Раздался стук в дверь, и он едва успел вылезти из-под кровати, набив, впрочем, основательную шишку на затылке.
Хозяйка принесла поднос с едой, извиняясь, что уже поздно и приготовить что-то вкусное она не успеет. На большой тарелке лежал внушительный кусок рыбы, политый соусом, и маринованные овощи. Хозяйка налила ему вина в высокий бокал и ушла, пожелав приятного аппетита и спокойной ночи.
Рыба была превосходна, соус просто изумителен, а вино – вообще выше всяческих похвал, хотя, возможно, Дмитрий Алексеевич просто был очень голоден.
После еды в голове прояснилось, Старыгин поглядел на потолок, и его осенило. Он осторожно передвинул комод, затем встал на него, подогнув вышитую салфетку, и засунул бесценную книгу в узкую щель за балкой потолка.
Кровать была удобна, свежие простыни пахли лавандой, и Старыгин тут же уснул, несмотря на беспокойные мысли.
Ему снился бессвязный, тяжкий, мучительный сон. В этом сне, как в чудовищном калейдоскопе, перемешались вчерашние впечатления. Он то бежал по темным подземным катакомбам, то оказывался запертым в тесной и душной тюремной камере, потом вдруг перенесся в горы и карабкался по узким крутым тропинкам. Все это время за ним кто-то гнался. Несколько раз ему удавалось разглядеть своего преследователя – это был приземистый пожилой человек с невыразительным восточным лицом, упорный и неотвратимый, как сама смерть. Старыгин в своем сне точно знал, что, если этот человек нагонит его, случится что-то страшное, непоправимое…
Преследователь почти нагнал Старыгина. Лицо его ужасно изменилось – теперь это было не человеческое лицо, а страшная звериная морда с оскаленной пастью, из которой капала желтоватая слюна.
Старыгин спрятался от монстра в убогой горной хижине, закрыл за собой дверь, заложил ее засовом. Монстр подбежал к хижине и принялся колотить в дверь кулаками…
Старыгин проснулся от стука в дверь.
Он лежал поперек кровати, на сбившихся, скомканных, влажных от пота простынях. Голова болела, во рту пересохло, и в дверь комнаты действительно стучали.
– Сеньор! Проснитесь, сеньор! – раздался за дверью озабоченный голос хозяйки.
– Что такое? – проговорил Старыгин и сам не узнал своего голоса. – Который час?
– Десятый! – отозвалась хозяйка. – К вам пришли, сеньор! Вас спрашивает человек из полиции!

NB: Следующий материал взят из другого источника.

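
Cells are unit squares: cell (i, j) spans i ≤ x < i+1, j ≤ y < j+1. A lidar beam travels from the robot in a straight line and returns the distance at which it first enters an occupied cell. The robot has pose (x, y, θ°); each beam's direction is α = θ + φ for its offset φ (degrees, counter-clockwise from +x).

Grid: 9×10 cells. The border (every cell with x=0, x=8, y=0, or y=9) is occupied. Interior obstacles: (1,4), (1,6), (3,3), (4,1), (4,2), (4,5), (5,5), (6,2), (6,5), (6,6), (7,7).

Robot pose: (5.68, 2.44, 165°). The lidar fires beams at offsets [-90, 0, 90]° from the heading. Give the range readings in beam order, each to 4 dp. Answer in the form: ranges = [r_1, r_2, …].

ranges = [2.6503, 0.7040, 1.4908]

beam 1: φ=-90°, α=75°
  dir = (cos 75°, sin 75°) = (0.2588, 0.9659); from cell (5,2)
  next x-line at t=1.2364, next y-line at t=0.5798; Δt_x=3.8637, Δt_y=1.0353
    y: enter (5,3) at t=0.5798
    x: enter (6,3) at t=1.2364
    y: enter (6,4) at t=1.6150
    y: enter (6,5) at t=2.6503 ← occupied
  → r_1 = 2.6503
beam 2: φ=0°, α=165°
  dir = (cos 165°, sin 165°) = (-0.9659, 0.2588); from cell (5,2)
  next x-line at t=0.7040, next y-line at t=2.1637; Δt_x=1.0353, Δt_y=3.8637
    x: enter (4,2) at t=0.7040 ← occupied
  → r_2 = 0.7040
beam 3: φ=90°, α=255°
  dir = (cos 255°, sin 255°) = (-0.2588, -0.9659); from cell (5,2)
  next x-line at t=2.6273, next y-line at t=0.4555; Δt_x=3.8637, Δt_y=1.0353
    y: enter (5,1) at t=0.4555
    y: enter (5,0) at t=1.4908 ← occupied
  → r_3 = 1.4908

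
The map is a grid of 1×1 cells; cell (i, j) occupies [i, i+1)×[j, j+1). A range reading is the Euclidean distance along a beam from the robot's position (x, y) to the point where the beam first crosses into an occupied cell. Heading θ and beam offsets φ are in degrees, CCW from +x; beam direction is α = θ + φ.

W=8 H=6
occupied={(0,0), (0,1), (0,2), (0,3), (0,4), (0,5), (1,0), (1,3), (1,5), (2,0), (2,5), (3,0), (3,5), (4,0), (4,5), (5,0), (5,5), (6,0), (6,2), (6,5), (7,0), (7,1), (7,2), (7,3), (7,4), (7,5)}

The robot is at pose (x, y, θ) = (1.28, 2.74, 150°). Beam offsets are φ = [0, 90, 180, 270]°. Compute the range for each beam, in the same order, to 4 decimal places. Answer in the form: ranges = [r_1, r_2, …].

beam 1: φ=0°, α=150°
  d=(-0.8660,0.5000)  start (1,2)  tX=0.3233 tY=0.5200  stride 1/|dx|=1.1547 1/|dy|=2.0000
    cross x-line → (0,2), t=0.3233 (wall)
  → r_1 = 0.3233
beam 2: φ=90°, α=240°
  d=(-0.5000,-0.8660)  start (1,2)  tX=0.5600 tY=0.8545  stride 1/|dx|=2.0000 1/|dy|=1.1547
    cross x-line → (0,2), t=0.5600 (wall)
  → r_2 = 0.5600
beam 3: φ=180°, α=330°
  d=(0.8660,-0.5000)  start (1,2)  tX=0.8314 tY=1.4800  stride 1/|dx|=1.1547 1/|dy|=2.0000
    cross x-line → (2,2), t=0.8314
    cross y-line → (2,1), t=1.4800
    cross x-line → (3,1), t=1.9861
    cross x-line → (4,1), t=3.1408
    cross y-line → (4,0), t=3.4800 (wall)
  → r_3 = 3.4800
beam 4: φ=270°, α=60°
  d=(0.5000,0.8660)  start (1,2)  tX=1.4400 tY=0.3002  stride 1/|dx|=2.0000 1/|dy|=1.1547
    cross y-line → (1,3), t=0.3002 (wall)
  → r_4 = 0.3002

ranges = [0.3233, 0.5600, 3.4800, 0.3002]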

– Одну минуту! – Старыгин поднялся, поспешно оделся. Голова у него кружилась, как с похмелья, комната плавно плыла по кругу. Сердце колотилось, как бешеное. Он взял себя в руки, сделал несколько глубоких вдохов. Голова прояснилась, сердцебиение утихло, и Дмитрий Алексеевич открыл дверь.
В комнату, небрежно отодвинув испуганную сеньору Гонсалес, ворвался невысокий подвижный человек с выпуклыми темными глазами и объемистым животом, на котором едва сходился яркий шелковый жилет, расшитый экзотическими растениями.
– Сеньор Старыгин? – осведомился он, окинув Дмитрия Алексеевича быстрым неприязненным взглядом.